‘Manhunt’ examines the search for Osama bin Laden

Image used under fair use doctrine

Image used under fair use doctrine

Ipsa Chaudhary

Image used under fair use doctrine
Image used under fair use doctrine
Before I saw the Oscar nominated Zero Dark Thirty in January, I knew nothing about the hunt for Osama bin Laden. The film gave insight into the works of the Central Intelligence Agency and the chase after a man that much of the world wanted to see captured and killed. But it was only after I saw Greg Barker’s Manhunt that I was truly able to comprehend the extensive amount of time that went into the search for Bin Laden. Only then did I see the struggle of a group of women who were given little to no credit for their astounding, discounted work faced.
While Zero Dark Thirty brought to light the important role of women in the CIA, Manhunt took it a step further, delving into what drove a group of women to diligently pursue one man for decades with tenacity and steady hope that they would succeed.

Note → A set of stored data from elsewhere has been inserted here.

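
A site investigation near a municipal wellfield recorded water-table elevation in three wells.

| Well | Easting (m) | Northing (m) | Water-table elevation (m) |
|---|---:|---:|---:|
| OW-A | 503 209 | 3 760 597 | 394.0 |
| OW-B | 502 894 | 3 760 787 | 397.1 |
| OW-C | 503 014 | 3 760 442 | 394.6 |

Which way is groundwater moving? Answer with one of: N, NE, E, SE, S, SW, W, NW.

With h = a·x + b·y + c and OW-A as origin, the differences give:
  (-315)·a + 190·b = +3.1
  (-195)·a + (-155)·b = +0.6
Eliminate b (×(-155) and ×190, subtract): 85875·a = -594.50 → a = ∂h/∂x = -0.006923
Back-substitute: b = ∂h/∂y = +0.004838.
Flow = −∇h = (+0.006923 east, -0.004838 north), which points southeast.

SE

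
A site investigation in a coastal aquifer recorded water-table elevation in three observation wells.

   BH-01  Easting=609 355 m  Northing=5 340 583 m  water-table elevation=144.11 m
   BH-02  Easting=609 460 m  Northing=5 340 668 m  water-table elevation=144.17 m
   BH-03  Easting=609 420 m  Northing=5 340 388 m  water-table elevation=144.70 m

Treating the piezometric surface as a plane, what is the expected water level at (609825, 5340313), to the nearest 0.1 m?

With h = a·x + b·y + c and BH-01 as origin, the differences give:
  105·a + 85·b = +0.06
  65·a + (-195)·b = +0.59
Eliminate b (×(-195) and ×85, subtract): -26000·a = -61.850 → a = ∂h/∂x = +0.002379
Back-substitute: b = ∂h/∂y = -0.002233.
h(609825, 5340313) = 144.11 + (+0.002379)·(470) + (-0.002233)·(-270) = 144.11 +1.118 +0.603 = 145.831 m.

145.8 m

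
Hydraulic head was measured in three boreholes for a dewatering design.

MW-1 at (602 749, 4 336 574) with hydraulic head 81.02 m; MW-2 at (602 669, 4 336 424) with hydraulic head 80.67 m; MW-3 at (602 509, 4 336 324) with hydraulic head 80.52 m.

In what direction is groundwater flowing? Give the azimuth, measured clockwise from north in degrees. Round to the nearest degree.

Three-point gradient (reference MW-1): Δ to MW-2 = (-80, -150, -0.35), Δ to MW-3 = (-240, -250, -0.50).
∂h/∂x = -0.0007812, ∂h/∂y = +0.002750 (det = -16000).
Flow direction (−∇h) has components (+0.0007812 E, -0.002750 N).
Azimuth = atan2(E, N) = atan2(+0.0007812, -0.002750) = 164.1° ≈ 164°.

164°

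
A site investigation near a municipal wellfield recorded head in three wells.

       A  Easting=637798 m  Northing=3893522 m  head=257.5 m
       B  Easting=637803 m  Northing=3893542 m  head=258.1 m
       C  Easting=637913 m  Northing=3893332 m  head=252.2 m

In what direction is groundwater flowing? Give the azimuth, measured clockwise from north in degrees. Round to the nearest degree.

185°

Taking A as reference: B−A = (5, 20, +0.6); C−A = (115, -190, -5.3).
Determinant of the coordinate differences = 5·(-190) − 115·20 = -3250.
∂h/∂x = [(+0.6)·(-190) − (-5.3)·20] / -3250 = +0.002462
∂h/∂y = [5·(-5.3) − 115·(+0.6)] / -3250 = +0.02938
Flow direction (−∇h) has components (-0.002462 E, -0.02938 N).
Azimuth = atan2(E, N) = atan2(-0.002462, -0.02938) = 184.8° ≈ 185°.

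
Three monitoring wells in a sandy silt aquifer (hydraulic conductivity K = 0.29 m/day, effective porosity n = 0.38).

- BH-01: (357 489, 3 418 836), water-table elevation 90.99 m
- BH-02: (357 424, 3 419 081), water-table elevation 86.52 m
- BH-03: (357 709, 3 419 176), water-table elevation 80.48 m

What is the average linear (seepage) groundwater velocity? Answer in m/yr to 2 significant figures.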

Zero Dark Thirty is about gathering intelligence on Osama bin Laden and the raid. Manhunt is about the women behind the intelligence gathering, as well as the controversial methods employed by the CIA to gain information about Al Qaeda and Bin Laden.
At the start of the film the audience was introduced to “The Sisterhood,” a group of female analysts for the CIA that studied Al-Qaeda and Bin Laden for almost a decade before the terrorist attack on the World Trade Center on Sept. 11. Cindy Storer, one of the analysts in “The Sisterhood,” then gave her opinion on why women are better suited to job of being analysts and why they were able to track one man for almost two decades while men couldn’t.
Yet, even though the women had intelligence that led them to believe Bin Laden would attack the U.S. before 9/11, few acknowledged their warnings. In fact, John McLaughlin, CIA director at the time, asserted that the reports did not contain any actionable information. Only after the women faced the guilt of not having been able to prevent 9/11 did their research on Bin Laden and Al Qaeda come to light. And this is when the CIA’s enhanced interrogation methods came into play. Although waterboarding is a disturbing, inhumane form of interrogating someone for most people, many of the women of “The Sisterhood” and many case officers in the CIA came to terms with the enhanced interrogation methods. They were able to justify what they were doing for the sake of the American people, even though most civilians find it cruel and are quick to criticize. However, the CIA case officers do emphasize that that CIA seldom uses enhanced interrogation methods.
But what tied together the story of how the CIA found the trail that led them to Bin Laden is Barker’s use of graphics and clips of Bin Laden and his followers. The constant switch between whiteboards, random bits of data and images of Al Qaeda creates a navigable web of information allowing the audience to trace the thought process of “The Sisterhood” and understand how they accomplished this amazing feat.
While it’s known that the mission to hunt down Osama bin Laden was victorious, at the end of the film, you are left wondering what future terrorist attacks could hold for the world and the magnitude desperation a country faces when affronted with a war of terror.